Effects of STX209 (arbaclofen) on Social and Communicative Function In ASD: Results of An 8-Week Open-Label Trial

Background:  STX209 (arbaclofen) is an orally-administered GABA-B agonist and is the active isomer of racemic baclofen.  Results of a placebo-controlled Phase 2 trial suggest that it may decrease social withdrawal and improve adaptive social function in Fragile X syndrome.  In addition, there are anecdotal reports in autism spectrum disorders (ASD) of improvement in social, communicative, and anxiety-related symptoms after treatment with racemic baclofen.  The hypothesized mechanisms of action of STX209 include augmentation of inhibitory neurotransmission (excitation:inhibition imbalance theory of autism), and modulation of synaptic plasticity (mGluR theory, via GABA suppression of glutamate release).

Objectives:  To evaluate the safety and efficacy of STX209 in pediatric patients with ASD.

Methods:  An 8-week, open-label trial was conducted at 8 sites in the U.S.A.  Enrollment criteria included a diagnosis of autistic disorder or PDD-NOS, age 6 – 17 years, and an Aberrant Behavior Checklist-Irritability score (ABC-I) > 16.  Concomitant anti-psychotic medications were not allowed, but up to 2 other concurrent psychoactive medications were permitted at stable doses.  A flexible dose titration was employed, with a starting dose of 1 mg BID, titrating every 3-4 days to a maximum of 10 mg TID (or 10 mg BID for subjects below age 12 years).

An extensive battery of outcome measures was administered, including the ABC, CGI-I, CGI-S, Social Responsiveness Scale, CASI-Anxiety scale, CY-BOCS-PDD, Repetitive Behavior Scale, ADHD-IV Rating Scale, Vineland Adaptive Behavior Scales, and the Leiter Brief IQ.  Standard safety assessments were performed.

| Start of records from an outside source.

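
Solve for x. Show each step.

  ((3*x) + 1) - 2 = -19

Step 1. [((3*x) + 1) - 2 = -19] 2 comes off first (add 2), so sub: (3*x) + 1 = -17.
Step 2. [(3*x) + 1 = -17] peel the +1: subtract 1 from each side, so sub: 3*x = -18.
Step 3. [3*x = -18] 3·(inner) — divide through by 3. So div: x = -6.

Answer: x ∈ {-6}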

Results:  32 children (29 male) were enrolled, with 27 meeting DSM-IV criteria for Autistic Disorder, and 5 PDD-NOS.  Their mean age was 12 ± 3 (mean ± SD), and mean IQ was 56 ± 4.  Twenty-five of 32 subjects completed the study, with 2 discontinuing due to adverse events and 5 for other reasons. STX209 was well-tolerated.  There was 1 serious adverse event (increased aggression), which occurred during down-titration of study medication.

In the ITT population, there was significant improvement on the primary endpoint, the ABC-I, from 24.7 ± 8.3 at baseline, to 17.3 ± 10.5 at Week 8 (p<0.001).  Subjects also showed significant improvements on the ABC-Social Withdrawal scale (from 18.1 ± 8.2 to 12.6 ± 9.3, p=0.001), the CGI-I (p<0.05), the CGI-S (p<0.001), and on most of the other outcome measures, including the Communication domain standard score on the Vineland (from 61.4 ± 10.5 to 65.4 ± 9.5, p<0.01).

The most common adverse events were agitation (22%), irritability (22%), fatigue (16%), psychomotor hyperactivity (16%), insomnia (13%) and diarrhea (13%).  Many of these events resolved without dose changes and may reflect spontaneous variability in underlying symptoms.  Clinical laboratory assessments did not show any potential treatment associated abnormalities.

Conclusions:  STX209 showed broad beneficial effects in this open-label study, notably on core symptoms in the social and communication domains. A double-blind, placebo-controlled trial is planned to begin early in 2011.